- Baryłka ropy WTI kosztuje 59,62 USD, wzrost o 0,64%.
- Baryłka ropy Brent wyceniana na 62,52 USD, wzrost o 0,63%.
- Inwestorzy oczekują poprawy relacji handlowych USA-Chiny.
- Prezydent USA zapowiedział sankcje na nabywców irańskiej ropy.
- Kraje OPEC+ planują spotkanie w celu ustalenia polityki dostaw ropy.
Baryłka ropy West Texas Intermediate w dostawach na czerwiec kosztuje 59,62 USD, co oznacza wzrost o 0,64 proc. W tym samym czasie ropy Brent na lipiec wyceniana jest na 62,52 USD za baryłkę, po zwyżce o 0,63 proc. Inwestorzy liczą na poprawę relacji handlowych między USA a Chinami, co wpływa na wzrost apetytu na ryzykowne aktywa, w tym ropę naftową.
Ceny ropy naftowej
Na giełdzie NYMEX w Nowym Jorku baryłka ropy West Texas Intermediate w dostawach na czerwiec kosztuje 59,62 USD, co stanowi wzrost o 0,64 proc. Z kolei na giełdzie ICE ropy Brent na lipiec wyceniana jest na 62,52 USD za baryłkę, po wzroście o 0,63 proc.

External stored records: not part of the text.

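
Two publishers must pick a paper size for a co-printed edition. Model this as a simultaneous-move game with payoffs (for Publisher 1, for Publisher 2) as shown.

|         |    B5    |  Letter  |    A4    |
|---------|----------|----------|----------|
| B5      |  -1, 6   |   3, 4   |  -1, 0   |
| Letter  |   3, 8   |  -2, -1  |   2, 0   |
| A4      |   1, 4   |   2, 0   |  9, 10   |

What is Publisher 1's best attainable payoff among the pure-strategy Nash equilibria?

(Letter, B5) is a pure NE (Publisher 1: 3 ≥ 1; Publisher 2: 8 ≥ 0). Publisher 1 gets 3.
Both A4 is a pure NE (Publisher 1: 9 ≥ 2; Publisher 2: 10 ≥ 4). Publisher 1 gets 9.
Every other cell has a profitable deviation for at least one player. Highest of {3, 9} is 9.

9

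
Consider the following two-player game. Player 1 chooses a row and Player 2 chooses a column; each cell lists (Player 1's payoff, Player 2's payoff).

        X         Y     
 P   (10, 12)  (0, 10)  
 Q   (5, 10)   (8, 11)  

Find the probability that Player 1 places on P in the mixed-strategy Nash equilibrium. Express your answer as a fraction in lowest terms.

Player 1's mix p on P must make Player 2 indifferent between X and Y.
Player 2's payoff from X: 12p + 10(1−p). From Y: 10p + 11(1−p).
Set equal: 2p = 1(1−p) → p = 1/3.

1/3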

Relacje handlowe USA i Chin
Inwestorzy na rynkach oczekują na możliwą odwilż w napiętych relacjach handlowych między USA a Chinami. W piątek Chiny ogłosiły, że rozważają rozmowy handlowe z USA. Ministerstwo Handlu w Pekinie poinformowało, że Stany Zjednoczone skontaktowały się z Chinami w sprawie ewentualnych negocjacji dotyczących spornych ceł.
Sankcje na irańską ropę
Prezydent USA Donald Trump zapowiedział w czwartek, że wszyscy nabywcy ropy naftowej lub produktów petrochemicznych z Iranu będą poddani sankcjom wtórnym. „Na razie na rynkach ceny ropy próbują się jakoś ustabilizować po ostatnich +niedźwiedzich+ nastrojach, a impas w stosunkach USA z Iranem zwiększa prawdopodobieństwo dalszych sankcji na irański sektor naftowy” – wskazał Jun Rong Yeap, strateg rynkowy w IG Asia Pte Ltd.
Spotkanie OPEC+
Kraje sojuszu OPEC+ przygotowują się do spotkania, które odbędzie się w poniedziałek. Producenci z tej grupy mają na celu określenie polityki dostaw ropy na czerwiec. OPEC+ dysponuje znacznymi niewykorzystanymi mocami produkcyjnymi, co budzi obawy, że globalna podaż ropy naftowej może znacznie przekroczyć popyt w 2025 roku, co może zaszkodzić globalnej gospodarce i ograniczyć zapotrzebowanie na energię.